Don’t throw out your CPUs just yet, but there may be a new way to run your neural networks.

In the regular world of computing—whether you’re running exotic deep-learning algorithms or just using Excel—calculations are usually performed on a processor while data is passed back and forth to the memory. That works perfectly well, but some researchers have argued that performing calculations in memory itself would save time and energy that is usually used to move data around.
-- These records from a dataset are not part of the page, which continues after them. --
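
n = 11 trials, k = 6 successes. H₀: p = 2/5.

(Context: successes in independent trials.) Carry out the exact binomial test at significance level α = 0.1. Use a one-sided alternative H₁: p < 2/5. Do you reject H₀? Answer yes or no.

Exact binomial: n=11, k=6, p₀=2/5=0.4000
P(X≤6) from Σ C(n,i)·p₀^i·(1−p₀)^(n−i)
p-value (one-sided, H₁ less) = 0.90065
At α=0.1: p ≥ α → fail to reject H₀

reject H₀: no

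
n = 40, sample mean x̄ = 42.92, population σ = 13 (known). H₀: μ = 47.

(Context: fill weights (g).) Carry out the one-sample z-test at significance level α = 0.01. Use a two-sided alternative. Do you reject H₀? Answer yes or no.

SE = σ/√n = 13/√40 = 2.0555
z = (x̄−μ₀)/SE = (42.92−47)/2.0555 = -1.9849
p-value (two-sided) = 0.04715
At α=0.01: p ≥ α → fail to reject H₀

reject H₀: no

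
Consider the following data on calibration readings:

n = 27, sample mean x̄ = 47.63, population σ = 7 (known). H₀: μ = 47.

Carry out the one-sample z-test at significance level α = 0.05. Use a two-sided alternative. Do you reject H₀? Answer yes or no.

reject H₀: no

SE = σ/√n = 7/√27 = 1.3472
z = (x̄−μ₀)/SE = (47.63−47)/1.3472 = 0.4677
p-value (two-sided) = 0.64003
At α=0.05: p ≥ α → fail to reject H₀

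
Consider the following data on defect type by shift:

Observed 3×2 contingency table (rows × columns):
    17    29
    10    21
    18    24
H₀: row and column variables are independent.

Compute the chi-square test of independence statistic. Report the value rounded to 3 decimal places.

Row totals [46, 31, 42], col totals [45, 74], n=119
χ² = (17−17.39)²/17.39 + (29−28.61)²/28.61 + (10−11.72)²/11.72 + (21−19.28)²/19.28 + (18−15.88)²/15.88 + (24−26.12)²/26.12 = 0.8756
df = 2

test statistic = 0.876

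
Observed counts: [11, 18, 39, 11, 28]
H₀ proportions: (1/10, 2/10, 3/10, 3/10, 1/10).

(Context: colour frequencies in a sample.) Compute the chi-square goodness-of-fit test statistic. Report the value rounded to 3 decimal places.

test statistic = 43.872

n = 107; E_i = n·p_i = [10.70, 21.40, 32.10, 32.10, 10.70]
χ² = (11−10.70)²/10.70 + (18−21.40)²/21.40 + (39−32.10)²/32.10 + (11−32.10)²/32.10 + (28−10.70)²/10.70 = 43.8723
df = 4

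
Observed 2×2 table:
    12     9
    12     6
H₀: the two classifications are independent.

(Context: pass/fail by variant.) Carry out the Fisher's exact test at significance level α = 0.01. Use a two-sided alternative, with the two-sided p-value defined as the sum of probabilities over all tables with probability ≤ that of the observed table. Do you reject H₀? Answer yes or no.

Margins: r₁=21, r₂=18, c₁=24, c₂=15, n=39
p_obs = C(21,12)·C(18,12)/C(39,24); sum pmf over tables with pmf ≤ p_obs
p-value (two-sided) = 0.74242
At α=0.01: p ≥ α → fail to reject H₀

reject H₀: no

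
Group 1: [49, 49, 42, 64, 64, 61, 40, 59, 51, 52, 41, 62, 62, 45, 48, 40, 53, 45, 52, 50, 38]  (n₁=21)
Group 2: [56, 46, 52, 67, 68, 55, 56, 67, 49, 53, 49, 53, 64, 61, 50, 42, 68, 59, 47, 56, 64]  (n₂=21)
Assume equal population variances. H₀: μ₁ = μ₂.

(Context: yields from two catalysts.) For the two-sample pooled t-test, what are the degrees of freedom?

degrees of freedom = 40

df = n₁ + n₂ − 2 = 21 + 21 − 2 = 40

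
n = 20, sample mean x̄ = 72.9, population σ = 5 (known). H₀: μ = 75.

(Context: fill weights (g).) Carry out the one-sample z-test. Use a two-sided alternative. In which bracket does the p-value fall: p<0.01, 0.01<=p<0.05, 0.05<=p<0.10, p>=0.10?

SE = σ/√n = 5/√20 = 1.1180
z = (x̄−μ₀)/SE = (72.9−75)/1.1180 = -1.8783
p-value (two-sided) = 0.06034
→ bracket: 0.05<=p<0.10

p-value bracket: 0.05<=p<0.10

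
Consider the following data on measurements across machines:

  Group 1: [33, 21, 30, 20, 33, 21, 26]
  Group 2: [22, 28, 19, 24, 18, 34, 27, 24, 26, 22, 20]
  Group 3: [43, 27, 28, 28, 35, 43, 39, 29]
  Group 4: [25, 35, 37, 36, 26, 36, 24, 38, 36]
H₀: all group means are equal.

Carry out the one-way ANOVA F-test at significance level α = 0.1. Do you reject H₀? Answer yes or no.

reject H₀: yes

Group means [26.29, 24.00, 34.00, 32.56], grand mean 28.943
SSB = Σnᵢ(x̄ᵢ−x̄)² = 640.235; SSW = ΣΣ(x−x̄ᵢ)² = 1011.651
MSB = 640.235/3 = 213.4116; MSW = 1011.651/31 = 32.6339
F = MSB/MSW = 6.5396
df = (3, 31)
p-value (upper-tail) = 0.00148
At α=0.1: p < α → reject H₀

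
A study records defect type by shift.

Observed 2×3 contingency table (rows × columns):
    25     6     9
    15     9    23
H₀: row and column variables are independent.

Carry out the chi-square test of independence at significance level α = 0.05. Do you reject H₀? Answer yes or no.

reject H₀: yes

Row totals [40, 47], col totals [40, 15, 32], n=87
χ² = (25−18.39)²/18.39 + (6−6.90)²/6.90 + (9−14.71)²/14.71 + (15−21.61)²/21.61 + (9−8.10)²/8.10 + (23−17.29)²/17.29 = 8.7182
df = 2
p-value (upper-tail) = 0.01279
At α=0.05: p < α → reject H₀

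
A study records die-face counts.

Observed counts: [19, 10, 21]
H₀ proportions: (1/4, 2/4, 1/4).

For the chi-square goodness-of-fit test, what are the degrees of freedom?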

And that’s exactly the concept that a team from IBM Research in Zurich has now applied to some AI algorithms. The team has used a grid of one million memory devices, pictured above, which are all based on a phase-change material called germanium antimony telluride. The alloy’s special trick is that, when it’s hit by an electrical pulse, its state can be changed—from amorphous, like glass, to crystalline, like metal, or vice versa.

By varying the size and duration of the electric pulses, it’s possible to change the amount by which that crystallization changes. And that, in turn, can be used to represent a number of different states, not just regular 0s and 1s, which can be used to perform calculations rather than just store data. By using that quirk and enough chunks of memory, the IBM researchers have shown that they can perform machine-learning tasks like finding correlations in unknown data streams. The work is published in Nature Communications.

This is, admittedly, a small, niche, lab-based study. But the team reckons it could, if scaled up, create computing systems that perform some AI tasks 200 times faster than regular devices. Even if it can achieve just a fraction of that boost, in-memory AI may have a future.